- Episode no.: Season 1 Episode 6
- Directed by: Mitchell Leisen
- Written by: Rod Serling
- Production code: 173-3603
- Original air date: November 6, 1959

Guest appearances
- David Wayne as Walter Bedeker; Thomas Gomez as Mr. Cadwallader; Virginia Christine as Ethel Bedeker; Dick Wilson as insurance man #1 (Jack); Joe Flynn as insurance man #2 (Steve); Wendell Holmes as Bedeker's lawyer; Raymond Bailey as Bedeker's doctor;

Episode chronology
| ← Previous "Walking Distance" | Next → "The Lonely" |
- The Twilight Zone season 1

= Escape Clause =

"Escape Clause" is episode six of the American television anthology series The Twilight Zone. It is "the story of a strange contract between a mortal man and his most satanic majesty"; it originally aired on November 6, 1959, on CBS.

==Opening narration==

You're about to meet a hypochondriac. Witness Mr. Walter Bedeker, age forty-four. Afraid of the following: death, disease, other people, germs, draft, and everything else. He has one interest in life and that's Walter Bedeker. One preoccupation: the life and well-being of Walter Bedeker. One abiding concern about society: that if Walter Bedeker should die, how will it survive without him?

==Plot==
Walter Bedeker, a paranoid and self-absorbed hypochondriac, is convinced his wife Ethel and his doctor (who insists Bedeker is in good health) are conspiring to kill him by purposely making him sick. After they leave, a man calling himself Cadwallader appears in Bedeker's room, offering him immortality, indestructibility, and a near-total halt to Bedeker's physical aging. Bedeker guesses Cadwallader's true identity (the Devil) but is unafraid. He haggles with Cadwallader, who admits he wants Bedeker's soul and accurately points out Bedeker will never miss it or notice when it is gone.

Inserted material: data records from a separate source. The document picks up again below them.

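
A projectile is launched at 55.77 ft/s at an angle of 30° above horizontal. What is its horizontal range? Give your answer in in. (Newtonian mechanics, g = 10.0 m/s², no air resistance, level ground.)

v₀ = 55.77 ft/s × 0.3048 = 16.9987 m/s
R = v₀² × sin(2θ) / g = 16.9987² × sin(2 × 30°) / 10.0 = 288.956 × 0.866025 / 10.0 = 25.0243 m
R = 25.0243 m / 0.0254 = 985.2 in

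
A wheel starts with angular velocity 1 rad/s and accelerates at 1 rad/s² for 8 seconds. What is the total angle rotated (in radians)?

θ = ω₀t + ½αt² = 1×8 + ½×1×8² = 40.0 rad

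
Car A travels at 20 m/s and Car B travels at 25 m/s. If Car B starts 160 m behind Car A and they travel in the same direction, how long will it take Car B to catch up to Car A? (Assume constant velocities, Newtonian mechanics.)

Relative speed: v_rel = 25 - 20 = 5 m/s
Time to catch: t = d₀/v_rel = 160/5 = 32.0 s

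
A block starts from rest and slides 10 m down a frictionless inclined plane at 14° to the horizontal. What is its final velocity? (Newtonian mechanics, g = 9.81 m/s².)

a = g sin(θ) = 9.81 × sin(14°) = 2.3733 m/s²
v = √(2ad) = √(2 × 2.3733 × 10) = 6.89 m/s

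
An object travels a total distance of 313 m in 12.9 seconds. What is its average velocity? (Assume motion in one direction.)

v_avg = Δd / Δt = 313 / 12.9 = 24.26 m/s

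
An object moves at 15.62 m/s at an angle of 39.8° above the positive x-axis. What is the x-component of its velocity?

vₓ = v cos(θ) = 15.62 × cos(39.8°) = 12.0 m/s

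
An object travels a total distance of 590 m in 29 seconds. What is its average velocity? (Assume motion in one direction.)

v_avg = Δd / Δt = 590 / 29 = 20.34 m/s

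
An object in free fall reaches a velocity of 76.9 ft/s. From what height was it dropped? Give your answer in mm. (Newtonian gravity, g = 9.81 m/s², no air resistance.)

v = 76.9 ft/s × 0.3048 = 23.4391 m/s
h = v² / (2g) = 23.4391² / (2 × 9.81) = 28.0016 m
h = 28.0016 m / 0.001 = 28000 mm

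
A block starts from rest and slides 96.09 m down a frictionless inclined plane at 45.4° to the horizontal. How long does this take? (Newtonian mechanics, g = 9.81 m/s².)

a = g sin(θ) = 9.81 × sin(45.4°) = 6.985 m/s²
t = √(2d/a) = √(2 × 96.09 / 6.985) = 5.25 s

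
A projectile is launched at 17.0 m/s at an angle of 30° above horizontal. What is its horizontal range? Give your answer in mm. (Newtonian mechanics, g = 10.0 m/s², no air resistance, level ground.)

R = v₀² × sin(2θ) / g = 17.0² × sin(2 × 30°) / 10.0 = 289.0 × 0.866025 / 10.0 = 25.0281 m
R = 25.0281 m / 0.001 = 25030 mm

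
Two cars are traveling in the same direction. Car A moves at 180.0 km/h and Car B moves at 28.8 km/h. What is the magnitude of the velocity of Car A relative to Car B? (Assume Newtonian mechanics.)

v_rel = |v_A - v_B| = |180.0 - 28.8| = 151.2 km/h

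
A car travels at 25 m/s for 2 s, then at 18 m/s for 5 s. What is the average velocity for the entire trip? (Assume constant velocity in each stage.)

d₁ = v₁t₁ = 25 × 2 = 50 m
d₂ = v₂t₂ = 18 × 5 = 90 m
d_total = 140 m, t_total = 7 s
v_avg = d_total/t_total = 140/7 = 20.0 m/s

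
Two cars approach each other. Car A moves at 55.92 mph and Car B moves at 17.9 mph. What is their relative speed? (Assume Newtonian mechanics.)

v_rel = v_A + v_B = 55.92 + 17.9 = 73.82 mph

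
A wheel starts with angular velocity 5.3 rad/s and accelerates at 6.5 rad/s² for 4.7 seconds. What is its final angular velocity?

ω = ω₀ + αt = 5.3 + 6.5 × 4.7 = 35.85 rad/s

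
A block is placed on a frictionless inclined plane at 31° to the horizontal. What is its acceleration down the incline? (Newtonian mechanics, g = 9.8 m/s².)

a = g sin(θ) = 9.8 × sin(31°) = 9.8 × 0.515 = 5.05 m/s²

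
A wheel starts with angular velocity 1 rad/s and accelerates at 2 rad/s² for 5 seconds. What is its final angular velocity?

ω = ω₀ + αt = 1 + 2 × 5 = 11 rad/s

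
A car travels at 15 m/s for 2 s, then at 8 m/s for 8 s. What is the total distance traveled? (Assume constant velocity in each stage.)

d₁ = v₁t₁ = 15 × 2 = 30 m
d₂ = v₂t₂ = 8 × 8 = 64 m
d_total = 30 + 64 = 94 m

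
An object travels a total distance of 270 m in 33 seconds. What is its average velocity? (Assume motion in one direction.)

v_avg = Δd / Δt = 270 / 33 = 8.18 m/s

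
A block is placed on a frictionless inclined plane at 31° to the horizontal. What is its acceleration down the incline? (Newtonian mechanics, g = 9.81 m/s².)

a = g sin(θ) = 9.81 × sin(31°) = 9.81 × 0.515 = 5.05 m/s²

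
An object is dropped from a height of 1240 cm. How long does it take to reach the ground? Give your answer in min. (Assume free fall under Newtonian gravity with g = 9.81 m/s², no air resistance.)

h = 1240 cm × 0.01 = 12.4 m
t = √(2h/g) = √(2 × 12.4 / 9.81) = 1.58998 s
t = 1.58998 s / 60.0 = 0.0265 min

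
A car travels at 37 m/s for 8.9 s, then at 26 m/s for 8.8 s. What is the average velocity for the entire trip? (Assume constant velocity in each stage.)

d₁ = v₁t₁ = 37 × 8.9 = 329.3 m
d₂ = v₂t₂ = 26 × 8.8 = 228.8 m
d_total = 558.1 m, t_total = 17.7 s
v_avg = d_total/t_total = 558.1/17.7 = 31.53 m/s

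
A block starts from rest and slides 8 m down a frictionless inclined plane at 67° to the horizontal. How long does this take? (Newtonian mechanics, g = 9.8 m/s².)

a = g sin(θ) = 9.8 × sin(67°) = 9.0209 m/s²
t = √(2d/a) = √(2 × 8 / 9.0209) = 1.33 s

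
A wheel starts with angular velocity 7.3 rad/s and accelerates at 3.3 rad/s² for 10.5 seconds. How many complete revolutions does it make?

θ = ω₀t + ½αt² = 7.3×10.5 + ½×3.3×10.5² = 258.5625 rad
Total revolutions = θ/(2π) = 258.5625/(2π) = 41.15
Complete revolutions = ⌊41.15⌋ = 41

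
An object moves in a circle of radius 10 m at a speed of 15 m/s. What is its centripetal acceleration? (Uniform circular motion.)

a_c = v²/r = 15²/10 = 225/10 = 22.5 m/s²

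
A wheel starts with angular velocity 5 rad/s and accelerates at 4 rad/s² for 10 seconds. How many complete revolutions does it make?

θ = ω₀t + ½αt² = 5×10 + ½×4×10² = 250.0 rad
Total revolutions = θ/(2π) = 250.0/(2π) = 39.79
Complete revolutions = ⌊39.79⌋ = 39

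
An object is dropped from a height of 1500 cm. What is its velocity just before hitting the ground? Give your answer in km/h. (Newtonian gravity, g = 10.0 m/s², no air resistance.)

h = 1500 cm × 0.01 = 15.0 m
v = √(2gh) = √(2 × 10.0 × 15.0) = 17.3205 m/s
v = 17.3205 m/s / 0.2777777777777778 = 62.35 km/h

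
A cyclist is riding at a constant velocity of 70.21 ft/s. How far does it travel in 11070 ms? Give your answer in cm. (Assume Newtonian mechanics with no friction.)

v = 70.21 ft/s × 0.3048 = 21.4 m/s
t = 11070 ms × 0.001 = 11.07 s
d = v × t = 21.4 × 11.07 = 236.898 m
d = 236.898 m / 0.01 = 23690 cm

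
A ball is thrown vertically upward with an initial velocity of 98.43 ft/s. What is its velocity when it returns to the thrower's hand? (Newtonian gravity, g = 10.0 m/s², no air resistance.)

By conservation of energy (no air resistance), the ball returns to the throw height with the same speed as launch, but directed downward.
|v_ground| = v₀ = 98.43 ft/s
v_ground = 98.43 ft/s (downward)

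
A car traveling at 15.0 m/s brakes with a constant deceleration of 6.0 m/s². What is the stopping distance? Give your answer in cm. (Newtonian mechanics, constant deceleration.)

d = v₀² / (2a) = 15.0² / (2 × 6.0) = 225.0 / 12.0 = 18.75 m
d = 18.75 m / 0.01 = 1875 cm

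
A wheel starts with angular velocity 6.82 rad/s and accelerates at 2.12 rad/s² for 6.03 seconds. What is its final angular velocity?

ω = ω₀ + αt = 6.82 + 2.12 × 6.03 = 19.6 rad/s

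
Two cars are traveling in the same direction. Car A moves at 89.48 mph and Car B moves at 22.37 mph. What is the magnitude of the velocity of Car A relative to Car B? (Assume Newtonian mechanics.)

v_rel = |v_A - v_B| = |89.48 - 22.37| = 67.11 mph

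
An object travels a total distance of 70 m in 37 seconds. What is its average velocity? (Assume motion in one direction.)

v_avg = Δd / Δt = 70 / 37 = 1.89 m/s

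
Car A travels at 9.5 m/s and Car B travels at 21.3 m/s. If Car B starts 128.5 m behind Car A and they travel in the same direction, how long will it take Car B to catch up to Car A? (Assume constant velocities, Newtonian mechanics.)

Relative speed: v_rel = 21.3 - 9.5 = 11.8 m/s
Time to catch: t = d₀/v_rel = 128.5/11.8 = 10.89 s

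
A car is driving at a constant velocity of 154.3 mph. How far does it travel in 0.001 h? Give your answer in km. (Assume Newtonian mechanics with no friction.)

v = 154.3 mph × 0.44704 = 68.9783 m/s
t = 0.001 h × 3600.0 = 3.6 s
d = v × t = 68.9783 × 3.6 = 248.322 m
d = 248.322 m / 1000.0 = 0.2483 km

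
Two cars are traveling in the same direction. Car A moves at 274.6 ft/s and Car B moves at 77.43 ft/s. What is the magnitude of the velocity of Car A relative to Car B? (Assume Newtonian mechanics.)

v_rel = |v_A - v_B| = |274.6 - 77.43| = 197.17 ft/s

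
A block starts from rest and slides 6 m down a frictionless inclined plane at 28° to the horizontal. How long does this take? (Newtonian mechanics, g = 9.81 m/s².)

a = g sin(θ) = 9.81 × sin(28°) = 4.6055 m/s²
t = √(2d/a) = √(2 × 6 / 4.6055) = 1.61 s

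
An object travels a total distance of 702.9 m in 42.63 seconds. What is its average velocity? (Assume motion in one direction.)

v_avg = Δd / Δt = 702.9 / 42.63 = 16.49 m/s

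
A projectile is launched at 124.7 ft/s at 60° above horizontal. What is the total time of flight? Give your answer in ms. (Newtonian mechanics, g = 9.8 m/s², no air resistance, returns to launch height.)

v₀ = 124.7 ft/s × 0.3048 = 38.0086 m/s
T = 2 × v₀ × sin(θ) / g = 2 × 38.0086 × sin(60°) / 9.8 = 2 × 38.0086 × 0.866025 / 9.8 = 6.71763 s
T = 6.71763 s / 0.001 = 6718 ms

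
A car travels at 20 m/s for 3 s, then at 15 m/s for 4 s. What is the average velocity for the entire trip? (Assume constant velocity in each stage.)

d₁ = v₁t₁ = 20 × 3 = 60 m
d₂ = v₂t₂ = 15 × 4 = 60 m
d_total = 120 m, t_total = 7 s
v_avg = d_total/t_total = 120/7 = 17.14 m/s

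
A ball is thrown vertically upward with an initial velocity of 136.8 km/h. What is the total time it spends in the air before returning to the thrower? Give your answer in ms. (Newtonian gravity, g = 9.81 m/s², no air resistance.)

v₀ = 136.8 km/h × 0.2777777777777778 = 38.0 m/s
t_total = 2 × v₀ / g = 2 × 38.0 / 9.81 = 7.7472 s
t_total = 7.7472 s / 0.001 = 7747 ms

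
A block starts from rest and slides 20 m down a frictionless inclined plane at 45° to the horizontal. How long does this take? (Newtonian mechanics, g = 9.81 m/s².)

a = g sin(θ) = 9.81 × sin(45°) = 6.9367 m/s²
t = √(2d/a) = √(2 × 20 / 6.9367) = 2.4 s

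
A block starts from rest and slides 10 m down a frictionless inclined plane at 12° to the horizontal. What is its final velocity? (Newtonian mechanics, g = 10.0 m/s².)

a = g sin(θ) = 10.0 × sin(12°) = 2.0791 m/s²
v = √(2ad) = √(2 × 2.0791 × 10) = 6.45 m/s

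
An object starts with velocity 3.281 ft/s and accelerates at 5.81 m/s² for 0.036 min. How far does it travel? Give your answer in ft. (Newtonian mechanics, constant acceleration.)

v₀ = 3.281 ft/s × 0.3048 = 1.00005 m/s
t = 0.036 min × 60.0 = 2.16 s
d = v₀ × t + ½ × a × t² = 1.00005 × 2.16 + 0.5 × 5.81 × 2.16² = 15.7137 m
d = 15.7137 m / 0.3048 = 51.55 ft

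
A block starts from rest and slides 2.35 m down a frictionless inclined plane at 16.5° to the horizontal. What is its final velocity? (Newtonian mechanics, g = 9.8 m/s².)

a = g sin(θ) = 9.8 × sin(16.5°) = 2.7834 m/s²
v = √(2ad) = √(2 × 2.7834 × 2.35) = 3.62 m/s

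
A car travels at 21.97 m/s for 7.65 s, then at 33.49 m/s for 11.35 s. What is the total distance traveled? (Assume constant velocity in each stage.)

d₁ = v₁t₁ = 21.97 × 7.65 = 168.0705 m
d₂ = v₂t₂ = 33.49 × 11.35 = 380.1115 m
d_total = 168.0705 + 380.1115 = 548.18 m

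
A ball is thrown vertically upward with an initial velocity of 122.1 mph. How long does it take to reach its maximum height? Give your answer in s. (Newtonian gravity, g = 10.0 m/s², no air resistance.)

v₀ = 122.1 mph × 0.44704 = 54.5836 m/s
t_up = v₀ / g = 54.5836 / 10.0 = 5.458 s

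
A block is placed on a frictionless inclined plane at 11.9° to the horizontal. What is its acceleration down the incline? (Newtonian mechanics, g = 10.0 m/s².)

a = g sin(θ) = 10.0 × sin(11.9°) = 10.0 × 0.2062 = 2.06 m/s²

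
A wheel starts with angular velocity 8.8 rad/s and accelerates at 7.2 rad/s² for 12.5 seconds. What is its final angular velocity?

ω = ω₀ + αt = 8.8 + 7.2 × 12.5 = 98.8 rad/s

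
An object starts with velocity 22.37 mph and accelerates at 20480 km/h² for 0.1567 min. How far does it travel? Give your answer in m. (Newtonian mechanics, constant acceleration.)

v₀ = 22.37 mph × 0.44704 = 10.0003 m/s
a = 20480 km/h² × 7.716049382716049e-05 = 1.58025 m/s²
t = 0.1567 min × 60.0 = 9.402 s
d = v₀ × t + ½ × a × t² = 10.0003 × 9.402 + 0.5 × 1.58025 × 9.402² = 163.9 m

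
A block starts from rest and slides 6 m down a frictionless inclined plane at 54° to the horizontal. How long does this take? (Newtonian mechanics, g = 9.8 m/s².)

a = g sin(θ) = 9.8 × sin(54°) = 7.9284 m/s²
t = √(2d/a) = √(2 × 6 / 7.9284) = 1.23 s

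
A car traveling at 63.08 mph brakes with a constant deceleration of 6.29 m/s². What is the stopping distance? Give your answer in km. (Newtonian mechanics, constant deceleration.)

v₀ = 63.08 mph × 0.44704 = 28.1993 m/s
d = v₀² / (2a) = 28.1993² / (2 × 6.29) = 795.201 / 12.58 = 63.2115 m
d = 63.2115 m / 1000.0 = 0.06321 km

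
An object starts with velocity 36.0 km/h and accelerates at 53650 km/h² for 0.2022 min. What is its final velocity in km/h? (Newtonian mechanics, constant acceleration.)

v₀ = 36.0 km/h × 0.2777777777777778 = 10.0 m/s
a = 53650 km/h² × 7.716049382716049e-05 = 4.13966 m/s²
t = 0.2022 min × 60.0 = 12.132 s
v = v₀ + a × t = 10.0 + 4.13966 × 12.132 = 60.2224 m/s
v = 60.2224 m/s / 0.2777777777777778 = 216.8 km/h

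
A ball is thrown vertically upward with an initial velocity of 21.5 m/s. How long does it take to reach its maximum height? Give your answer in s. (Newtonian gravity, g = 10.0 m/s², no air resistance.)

t_up = v₀ / g = 21.5 / 10.0 = 2.15 s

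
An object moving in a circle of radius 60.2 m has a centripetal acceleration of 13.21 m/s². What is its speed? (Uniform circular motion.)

v = √(a_c × r) = √(13.21 × 60.2) = 28.2 m/s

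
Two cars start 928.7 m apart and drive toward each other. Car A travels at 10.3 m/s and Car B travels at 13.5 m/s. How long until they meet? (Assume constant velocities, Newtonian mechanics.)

Combined speed: v_combined = 10.3 + 13.5 = 23.8 m/s
Time to meet: t = d/v_combined = 928.7/23.8 = 39.02 s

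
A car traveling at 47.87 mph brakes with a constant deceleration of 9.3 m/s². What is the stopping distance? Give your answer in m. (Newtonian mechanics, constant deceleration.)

v₀ = 47.87 mph × 0.44704 = 21.3998 m/s
d = v₀² / (2a) = 21.3998² / (2 × 9.3) = 457.951 / 18.6 = 24.62 m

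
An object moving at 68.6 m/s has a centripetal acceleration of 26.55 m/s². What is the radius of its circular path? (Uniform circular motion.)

r = v²/a_c = 68.6²/26.55 = 177.25 m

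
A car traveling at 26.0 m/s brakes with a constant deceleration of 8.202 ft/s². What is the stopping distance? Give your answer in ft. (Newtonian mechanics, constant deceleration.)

a = 8.202 ft/s² × 0.3048 = 2.49997 m/s²
d = v₀² / (2a) = 26.0² / (2 × 2.49997) = 676.0 / 4.99994 = 135.202 m
d = 135.202 m / 0.3048 = 443.6 ft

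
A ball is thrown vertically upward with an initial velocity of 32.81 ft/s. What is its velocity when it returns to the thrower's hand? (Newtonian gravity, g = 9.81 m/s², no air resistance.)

By conservation of energy (no air resistance), the ball returns to the throw height with the same speed as launch, but directed downward.
|v_ground| = v₀ = 32.81 ft/s
v_ground = 32.81 ft/s (downward)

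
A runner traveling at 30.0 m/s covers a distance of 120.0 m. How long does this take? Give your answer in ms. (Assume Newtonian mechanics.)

t = d / v = 120.0 / 30.0 = 4.0 s
t = 4.0 s / 0.001 = 4000 ms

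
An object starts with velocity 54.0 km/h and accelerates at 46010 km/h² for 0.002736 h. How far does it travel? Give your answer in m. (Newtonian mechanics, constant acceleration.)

v₀ = 54.0 km/h × 0.2777777777777778 = 15.0 m/s
a = 46010 km/h² × 7.716049382716049e-05 = 3.55015 m/s²
t = 0.002736 h × 3600.0 = 9.8496 s
d = v₀ × t + ½ × a × t² = 15.0 × 9.8496 + 0.5 × 3.55015 × 9.8496² = 320.0 m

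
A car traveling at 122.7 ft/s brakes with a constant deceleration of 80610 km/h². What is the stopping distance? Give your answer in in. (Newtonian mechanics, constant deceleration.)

v₀ = 122.7 ft/s × 0.3048 = 37.399 m/s
a = 80610 km/h² × 7.716049382716049e-05 = 6.21991 m/s²
d = v₀² / (2a) = 37.399² / (2 × 6.21991) = 1398.69 / 12.4398 = 112.437 m
d = 112.437 m / 0.0254 = 4427 in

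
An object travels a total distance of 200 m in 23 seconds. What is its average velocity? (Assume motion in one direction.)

v_avg = Δd / Δt = 200 / 23 = 8.7 m/s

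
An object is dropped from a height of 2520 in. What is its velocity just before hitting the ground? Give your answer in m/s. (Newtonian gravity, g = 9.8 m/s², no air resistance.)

h = 2520 in × 0.0254 = 64.008 m
v = √(2gh) = √(2 × 9.8 × 64.008) = 35.42 m/s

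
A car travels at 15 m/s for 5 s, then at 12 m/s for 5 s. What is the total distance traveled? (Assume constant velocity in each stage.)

d₁ = v₁t₁ = 15 × 5 = 75 m
d₂ = v₂t₂ = 12 × 5 = 60 m
d_total = 75 + 60 = 135 m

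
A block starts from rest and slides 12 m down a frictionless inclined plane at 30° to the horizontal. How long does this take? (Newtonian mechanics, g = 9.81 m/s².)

a = g sin(θ) = 9.81 × sin(30°) = 4.905 m/s²
t = √(2d/a) = √(2 × 12 / 4.905) = 2.21 s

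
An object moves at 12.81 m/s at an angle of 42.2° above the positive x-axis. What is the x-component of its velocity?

vₓ = v cos(θ) = 12.81 × cos(42.2°) = 9.49 m/s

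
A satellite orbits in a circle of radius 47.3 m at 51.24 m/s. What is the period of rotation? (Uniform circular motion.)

T = 2πr/v = 2π×47.3/51.24 = 5.8 s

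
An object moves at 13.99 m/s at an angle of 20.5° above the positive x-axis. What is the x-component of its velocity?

vₓ = v cos(θ) = 13.99 × cos(20.5°) = 13.1 m/s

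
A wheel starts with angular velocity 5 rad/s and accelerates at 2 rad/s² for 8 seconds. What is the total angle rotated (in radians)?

θ = ω₀t + ½αt² = 5×8 + ½×2×8² = 104.0 rad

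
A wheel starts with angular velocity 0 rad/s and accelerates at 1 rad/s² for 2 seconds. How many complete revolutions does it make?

θ = ω₀t + ½αt² = 0×2 + ½×1×2² = 2.0 rad
Total revolutions = θ/(2π) = 2.0/(2π) = 0.32
Complete revolutions = ⌊0.32⌋ = 0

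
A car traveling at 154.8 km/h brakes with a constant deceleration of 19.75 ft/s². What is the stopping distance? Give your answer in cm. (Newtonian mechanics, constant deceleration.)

v₀ = 154.8 km/h × 0.2777777777777778 = 43.0 m/s
a = 19.75 ft/s² × 0.3048 = 6.0198 m/s²
d = v₀² / (2a) = 43.0² / (2 × 6.0198) = 1849.0 / 12.0396 = 153.577 m
d = 153.577 m / 0.01 = 15360 cm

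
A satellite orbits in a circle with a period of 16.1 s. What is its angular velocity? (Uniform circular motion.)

ω = 2π/T = 2π/16.1 = 0.3903 rad/s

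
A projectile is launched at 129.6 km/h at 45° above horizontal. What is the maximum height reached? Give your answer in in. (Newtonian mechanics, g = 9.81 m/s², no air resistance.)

v₀ = 129.6 km/h × 0.2777777777777778 = 36.0 m/s
H = v₀² × sin²(θ) / (2g) = 36.0² × sin(45°)² / (2 × 9.81) = 1296.0 × 0.5 / 19.62 = 33.0275 m
H = 33.0275 m / 0.0254 = 1300 in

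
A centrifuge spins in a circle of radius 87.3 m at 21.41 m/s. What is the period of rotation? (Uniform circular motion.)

T = 2πr/v = 2π×87.3/21.41 = 25.62 s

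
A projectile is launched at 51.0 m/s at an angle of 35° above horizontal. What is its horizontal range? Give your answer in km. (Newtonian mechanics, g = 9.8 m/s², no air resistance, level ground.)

R = v₀² × sin(2θ) / g = 51.0² × sin(2 × 35°) / 9.8 = 2601.0 × 0.939693 / 9.8 = 249.402 m
R = 249.402 m / 1000.0 = 0.2494 km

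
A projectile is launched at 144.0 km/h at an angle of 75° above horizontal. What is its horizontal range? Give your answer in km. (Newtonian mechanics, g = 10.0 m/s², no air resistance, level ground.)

v₀ = 144.0 km/h × 0.2777777777777778 = 40.0 m/s
R = v₀² × sin(2θ) / g = 40.0² × sin(2 × 75°) / 10.0 = 1600.0 × 0.5 / 10.0 = 80.0 m
R = 80.0 m / 1000.0 = 0.08 km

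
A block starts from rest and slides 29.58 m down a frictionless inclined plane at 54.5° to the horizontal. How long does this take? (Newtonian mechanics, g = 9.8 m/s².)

a = g sin(θ) = 9.8 × sin(54.5°) = 7.9783 m/s²
t = √(2d/a) = √(2 × 29.58 / 7.9783) = 2.72 s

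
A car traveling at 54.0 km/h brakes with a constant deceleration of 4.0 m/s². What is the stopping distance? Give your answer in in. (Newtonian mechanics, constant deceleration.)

v₀ = 54.0 km/h × 0.2777777777777778 = 15.0 m/s
d = v₀² / (2a) = 15.0² / (2 × 4.0) = 225.0 / 8.0 = 28.125 m
d = 28.125 m / 0.0254 = 1107 in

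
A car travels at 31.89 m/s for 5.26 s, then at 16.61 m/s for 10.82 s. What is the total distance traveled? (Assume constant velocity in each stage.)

d₁ = v₁t₁ = 31.89 × 5.26 = 167.7414 m
d₂ = v₂t₂ = 16.61 × 10.82 = 179.7202 m
d_total = 167.7414 + 179.7202 = 347.46 m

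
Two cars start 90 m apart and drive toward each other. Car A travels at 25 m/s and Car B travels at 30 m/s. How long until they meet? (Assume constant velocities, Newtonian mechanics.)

Combined speed: v_combined = 25 + 30 = 55 m/s
Time to meet: t = d/v_combined = 90/55 = 1.64 s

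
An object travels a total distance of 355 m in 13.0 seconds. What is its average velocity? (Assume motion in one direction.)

v_avg = Δd / Δt = 355 / 13.0 = 27.31 m/s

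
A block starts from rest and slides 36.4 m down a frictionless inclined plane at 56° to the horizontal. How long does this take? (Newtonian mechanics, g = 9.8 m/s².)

a = g sin(θ) = 9.8 × sin(56°) = 8.1246 m/s²
t = √(2d/a) = √(2 × 36.4 / 8.1246) = 2.99 s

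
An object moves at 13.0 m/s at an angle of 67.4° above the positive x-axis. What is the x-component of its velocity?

vₓ = v cos(θ) = 13.0 × cos(67.4°) = 5.0 m/s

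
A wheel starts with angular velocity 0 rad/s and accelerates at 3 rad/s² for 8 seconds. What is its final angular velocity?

ω = ω₀ + αt = 0 + 3 × 8 = 24 rad/s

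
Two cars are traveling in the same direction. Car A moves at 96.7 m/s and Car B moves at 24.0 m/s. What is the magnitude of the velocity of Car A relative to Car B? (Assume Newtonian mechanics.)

v_rel = |v_A - v_B| = |96.7 - 24.0| = 72.7 m/s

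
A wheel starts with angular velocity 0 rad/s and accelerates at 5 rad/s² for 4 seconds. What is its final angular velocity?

ω = ω₀ + αt = 0 + 5 × 4 = 20 rad/s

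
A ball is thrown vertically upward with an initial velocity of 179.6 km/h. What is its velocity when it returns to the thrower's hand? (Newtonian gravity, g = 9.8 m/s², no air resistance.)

By conservation of energy (no air resistance), the ball returns to the throw height with the same speed as launch, but directed downward.
|v_ground| = v₀ = 179.6 km/h
v_ground = 179.6 km/h (downward)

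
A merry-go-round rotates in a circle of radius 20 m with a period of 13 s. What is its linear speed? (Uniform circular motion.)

v = 2πr/T = 2π×20/13 = 9.67 m/s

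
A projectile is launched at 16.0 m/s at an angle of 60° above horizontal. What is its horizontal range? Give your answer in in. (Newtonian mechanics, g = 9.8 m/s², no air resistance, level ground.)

R = v₀² × sin(2θ) / g = 16.0² × sin(2 × 60°) / 9.8 = 256.0 × 0.866025 / 9.8 = 22.6227 m
R = 22.6227 m / 0.0254 = 890.7 in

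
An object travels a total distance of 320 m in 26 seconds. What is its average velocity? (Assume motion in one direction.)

v_avg = Δd / Δt = 320 / 26 = 12.31 m/s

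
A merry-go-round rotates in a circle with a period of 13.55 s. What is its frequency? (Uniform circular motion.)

f = 1/T = 1/13.55 = 0.0738 Hz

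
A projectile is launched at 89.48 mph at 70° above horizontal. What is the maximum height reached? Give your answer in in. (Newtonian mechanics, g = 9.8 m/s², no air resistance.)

v₀ = 89.48 mph × 0.44704 = 40.0011 m/s
H = v₀² × sin²(θ) / (2g) = 40.0011² × sin(70°)² / (2 × 9.8) = 1600.09 × 0.883022 / 19.6 = 72.0875 m
H = 72.0875 m / 0.0254 = 2838 in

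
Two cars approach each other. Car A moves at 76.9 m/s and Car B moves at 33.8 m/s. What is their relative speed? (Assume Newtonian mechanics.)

v_rel = v_A + v_B = 76.9 + 33.8 = 110.7 m/s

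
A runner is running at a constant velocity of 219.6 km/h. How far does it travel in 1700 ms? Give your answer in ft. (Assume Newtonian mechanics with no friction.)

v = 219.6 km/h × 0.2777777777777778 = 61.0 m/s
t = 1700 ms × 0.001 = 1.7 s
d = v × t = 61.0 × 1.7 = 103.7 m
d = 103.7 m / 0.3048 = 340.2 ft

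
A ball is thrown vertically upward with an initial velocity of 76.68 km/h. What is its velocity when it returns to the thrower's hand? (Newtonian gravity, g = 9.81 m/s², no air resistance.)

By conservation of energy (no air resistance), the ball returns to the throw height with the same speed as launch, but directed downward.
|v_ground| = v₀ = 76.68 km/h
v_ground = 76.68 km/h (downward)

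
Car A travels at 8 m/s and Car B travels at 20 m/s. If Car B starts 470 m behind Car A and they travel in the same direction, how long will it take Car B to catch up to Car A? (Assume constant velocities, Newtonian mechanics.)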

Cadwallader inserts an escape clause allowing Bedeker to summon him at any time if Bedeker chooses to die. Bedeker is suspicious, but after Cadwallader leaves, Bedeker tests his new power by placing his hands on a hot radiator and finding them uninjured, then throws all his medicines out of a window, to Ethel's surprise.

Bedeker uses his newfound invulnerability to commit insurance fraud, claiming false settlements, and garnering cheap thrills by hurling himself into life-threatening accidents. After doing so 14 times, he concludes that the absence of risk and fear has made his life a dreadful bore. He purposely mixes a concoction of poisonous household liquids and drinks it, shocking Ethel, but it has no effect on him at all. Bedeker explains his situation to Ethel, admonishing her that if she had any imagination, she would find some way for him to experience some excitement. Proclaiming he is going to jump down the lightwell of their apartment building, Ethel futilely tries to stop him, falling to her own demise.

Bedeker calmly calls the police, confessing to murdering Ethel. He is arrested and brought to trial. He hopes to experience the electric chair. However, due to his lawyer's defense strategy, he is instead sentenced to life in prison without parole. Cadwallader appears in Bedeker's jail cell to remind him of the escape clause. Realizing he will face eternity in prison if he does not use it, Bedeker nods and immediately suffers a fatal heart attack. The guard discovers his lifeless body and sighs, "Poor devil … ."

==Closing narration==

There's a saying, "Every man is put on Earth condemned to die, time and method of execution unknown." Perhaps this is as it should be. Case in point: Walter Bedeker, lately deceased. A little man with such a yen to live. Beaten by the devil, by his own boredom, and by the scheme of things in this, the Twilight Zone.

==Preview for next week's story==

One of next week's stars is alongside me now. She'll appear in a most unusual tale called "The Lonely". It's a story that takes place on a - (female voice) an asteroid, and it's a most intriguing premise. (Serling) Sounds it. Next week on The Twilight Zone, Jack Warden, John Dehner, and Jean Marsh appear in a bizarre tale of a man and a - a woman? I don't understand it either. Thank you and good night.

==Production==
"Escape Clause" was one of the three episodes-in-production mentioned by Rod Serling in his 1959 promotional film pitching the series to potential sponsors, the others being "The Lonely" and "Mr. Denton on Doomsday" (referred to as "Death, Destry, and Mr. Dingle").

==Impact==
"Here was a little gem. Good work, Rod Serling. This little piece about a hypochondriac who gets tangled up with an obese, clerical devil ranked with the best that has ever been accomplished in half-hour filmed television." —Excerpt from the Daily Variety review.

Disney's Twilight Zone Tower of Terror has a reference to this episode located in the basement of the attraction. The elevators have a certificate of inspection plaque, signed by "Cadwallader", bearing the inspection number "10259". These numbers represent October 2, 1959, the date The Twilight Zone first aired.